The observed upregulation and downregulation of common bean metabolites across the regions demonstrate plant flexibility in response to viral disease challenges. For instance, the upregulation of monoterpenes may reveal increased defense mechanisms caused by viral pathogen presence. The downregulation of secondary metabolites like flavonoids and alkaloids may hint at a change away from energy-costly practices in favor of more efficient metabolic pathways.

Future studies should focus on examining the regulation of fatty acid and terpenoid pathways to fully comprehend their adaptation to specific biotic stress while exploring the relationship between their biosynthesis to uncover possible shared regulatory mechanisms or precursor molecules involved in their upregulation and downregulation.

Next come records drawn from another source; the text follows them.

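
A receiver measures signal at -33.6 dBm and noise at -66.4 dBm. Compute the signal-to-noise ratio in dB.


SNR = -33.6 - (-66.4) = 32.8 dB

32.8 dB


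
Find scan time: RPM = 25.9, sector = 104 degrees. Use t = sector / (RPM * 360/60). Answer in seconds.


t = 104 / (25.9 * 360) * 60 = 0.67 s

0.67 s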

Additionally, research into the environmental and ecological factors driving these hormonal changes may enhance agricultural practices, especially in developing region-specific strategies to boost plant resilience to biotic stress.

5. Conclusions

This study provides a comprehensive analysis of the metabolome and phytohormonal responses of common beans under viral disease attack and stress, emphasizing the complexity of metabolomic networks and regional variations in the plant defense reactions. Three hundred and fifty-four (354) metabolites were observed to occur across seven metabolic pathways, uncovering significant changes in plant metabolomic processes, with notable regional differences in the regulation of the metabolites and plant hormones. In addition, ten potential markers were profiled that may be applied in the management of BCMV and BCMNV.

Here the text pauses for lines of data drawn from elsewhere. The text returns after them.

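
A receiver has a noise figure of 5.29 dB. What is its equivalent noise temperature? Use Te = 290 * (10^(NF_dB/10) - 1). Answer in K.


NF_lin = 10^(5.29/10) = 3.380648
Te = 290 * (3.380648 - 1) = 690.4 K

690.4 K


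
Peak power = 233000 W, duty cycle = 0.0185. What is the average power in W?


P_avg = 233000 * 0.0185 = 4310.5 W

4310.5 W


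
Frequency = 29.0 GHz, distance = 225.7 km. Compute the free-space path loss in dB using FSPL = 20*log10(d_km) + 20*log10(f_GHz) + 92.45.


20*log10(225.7) = 47.07
20*log10(29.0) = 29.25
FSPL = 168.8 dB

168.8 dB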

Moreover, the outcome of this investigation underscores the importance of regional variability in plant hormone regulation and the importance of lipid, phenolic, and monoterpene pathways in plant defense, particularly in response to viral disease. Kakamega and Vihiga demonstrated a more consistent and robust defense response, likely due to heightened stress or a greater need for defense mechanisms, while Bungoma and Busia showed more selective and less consistent responses, perhaps due to different regulatory factors.